An interesting property of PyObject* relative to your proposal here is that PyObject* is a direct pointer to an object. This means code expects to be able to compare a PyObject* for identity equality using == as one would do for any other object in C. To ensure that every PyObject* has this property, a mapping from an object to its unique handle must be done when passing it between Python and C. Different implementation techniques for this mapping will make the lookup faster or slower.
This relates to an interesting consequence of something like PyHandle. If PyHandles are not mapped one-to-one to an object, identity comparisons will need to go through a function call. Furthermore, a compatibility scheme such as converting a PyHandle to a PyObject* would be more complicated than a simple wrapping of the PyHandle as the resulting PyObject* would not be identity equal to any other PyObject* referring to the same object.
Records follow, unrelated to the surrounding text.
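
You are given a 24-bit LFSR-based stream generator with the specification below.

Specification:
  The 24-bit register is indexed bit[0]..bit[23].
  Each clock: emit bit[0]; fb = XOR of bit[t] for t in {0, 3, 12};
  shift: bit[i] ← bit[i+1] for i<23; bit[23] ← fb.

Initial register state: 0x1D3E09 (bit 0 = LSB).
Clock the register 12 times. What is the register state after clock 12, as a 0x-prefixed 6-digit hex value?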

There are a lot of design considerations and experience with handles in other languages that can inform a design for CPython. For example, references in Java's JNI are most commonly implemented as a handle that indirectly references an object. As such, a user of JNI must be careful to compare references using the IsSameObject predicate instead of an ordinary == compare in C . Despite JNI being >20 years old, this remains counterintuitive and is common source of bugs as you can infer from this Android SDK guide
https://developer.android.com/training/articles/perf-jni
Another lesson we can learn from JNI is that all of the bugs associated with file descriptors apply to handles. Because references to things in memory are more common than file descriptors, these bugs become a lot more commonly occurring. A good implementation of JNI will avoid using stack addresses or dense integers as a handle value because it is too hard to ensure those values are not stale and do not alias to something that shouldn’t belong to you. Therefore, a good implementation typically avoids recycling references and obfuscates their values using some form of encryption. This adds to the overhead of using a reference and the complexity of implementing JNI.
Because of all of the accumulated experience with handles in other systems, I think CPython is positioned to do much better than its predecessors. Having a PyHandle prototype as a third-party extension for experimentation purposes will go even further to help avoid making subtle mistakes that affect developers for decades to come.